ECSE Departmental Research Seminars

Speaker: Michael Feramez

E&CSE, Monash University & La Trobe University

Abstract:

Delivering information and communication technology (ICT) services to communities in rural and remote areas differs dramatically from that of the urban environment. Many economical and technical issues regarding installation, operation and maintenance are involved. The planning and design philosophy must take into account a number of key characteristics, which include vast areas to be covered by the network, low density dispersed user populations, and sporadic low teletraffic volumes. Underpinning such philosophy is a long-distance wireless subscriber line. An increase in length of the subscriber line leads to a decrease in the number of the required switching nodes for covering the service area. The maximum possible length of a subscriber line is dictated by its technology, signalling rate, information bandwidth, and above all, the ability to predict its transmission performance with an acceptable level of accuracy.

The motivation behind the research into the wideband very high frequency (VHF 30-300 MHz) radio channels stems from the need for an economical and cost-effective long-distance wireless subscriber line. This presents two tightly related key research questions, the first being “how wide is the wideband” and the second “how long is the distance over which that wideband can be achieved?”

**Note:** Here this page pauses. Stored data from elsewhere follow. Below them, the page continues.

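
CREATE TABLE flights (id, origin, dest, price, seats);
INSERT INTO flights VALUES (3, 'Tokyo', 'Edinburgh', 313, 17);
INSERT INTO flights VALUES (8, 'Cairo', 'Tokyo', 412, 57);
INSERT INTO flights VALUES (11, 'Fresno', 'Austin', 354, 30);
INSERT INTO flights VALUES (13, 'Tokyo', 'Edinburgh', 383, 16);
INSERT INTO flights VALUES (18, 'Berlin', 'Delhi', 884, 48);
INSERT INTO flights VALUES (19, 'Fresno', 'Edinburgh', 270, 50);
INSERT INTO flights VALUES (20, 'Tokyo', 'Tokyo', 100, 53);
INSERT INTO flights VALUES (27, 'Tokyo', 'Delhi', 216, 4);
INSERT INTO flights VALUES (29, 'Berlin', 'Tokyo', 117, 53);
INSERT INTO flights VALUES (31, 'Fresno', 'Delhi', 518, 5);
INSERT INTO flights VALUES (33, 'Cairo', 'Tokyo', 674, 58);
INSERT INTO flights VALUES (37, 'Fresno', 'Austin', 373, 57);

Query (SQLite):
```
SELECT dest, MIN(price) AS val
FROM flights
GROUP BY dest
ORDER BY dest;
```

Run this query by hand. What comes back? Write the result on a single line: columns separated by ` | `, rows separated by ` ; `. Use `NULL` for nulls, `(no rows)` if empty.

Austin | 354 ; Delhi | 216 ; Edinburgh | 270 ; Tokyo | 100

Partition flights by dest; compute MIN(price) within each group.
  Austin: ids {11, 37} → MIN(price)=354
  Delhi: ids {18, 27, 31} → MIN(price)=216
  Edinburgh: ids {3, 13, 19} → MIN(price)=270
  Tokyo: ids {8, 20, 29, 33} → MIN(price)=100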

It is well known in literature and radio amateurs circles that VHF radiowaves travel very long distances up to a few thousand kilometres. The signals in question are narrowband, 4k Hz single side band (SSB) and, more importantly, radio link performance cannot be predicted with any reasonable degree of accuracy. The VHF band caters for many communication services including fixed links and land mobile radio, sound and television broadcast, radiolocation, astronomy, aeronautical, navigation, meteorological, space research, amateur radio and satellite, and maritime mobile services. In the lower end of the VHF radio band (30-100 MHz) a number of propagation mechanisms and anomalies come into play, including tropospheric scatter, meteorscatter, sporadic reflections from the F and E ionospheric layers, and tropospheric ducting.

About the speaker:

Michael Feramez received the Bachelor of Engineer Degree in Communication Engineering from the Royal Melbourne Institute of Technology in 1985 and the Master of Engineering Science Degree in Telecommunication Engineering from Monash University in 1997, Melbourne Australia. Michael is a Chartered Professional Engineer, Member of the Institution of Engineers, Australia. With over thirty two years experience in the Australian telecommunication industry, Michael has held a number of technical, professional engineering and managerial positions working for national and multinational organizations including Philips-TMC, Telecom Australia (Telstra), NEC Australia, and Transfield Defence Systems. As an independent consultant for a period of twelve years, Michael provided professional services to a host of clients, both in Australia and overseas, on microwave and professional mobile radio communication systems. Michael is currently a Senior Lecturer in the Department of Electronic Engineering at La Trobe University in Melbourne, Australia.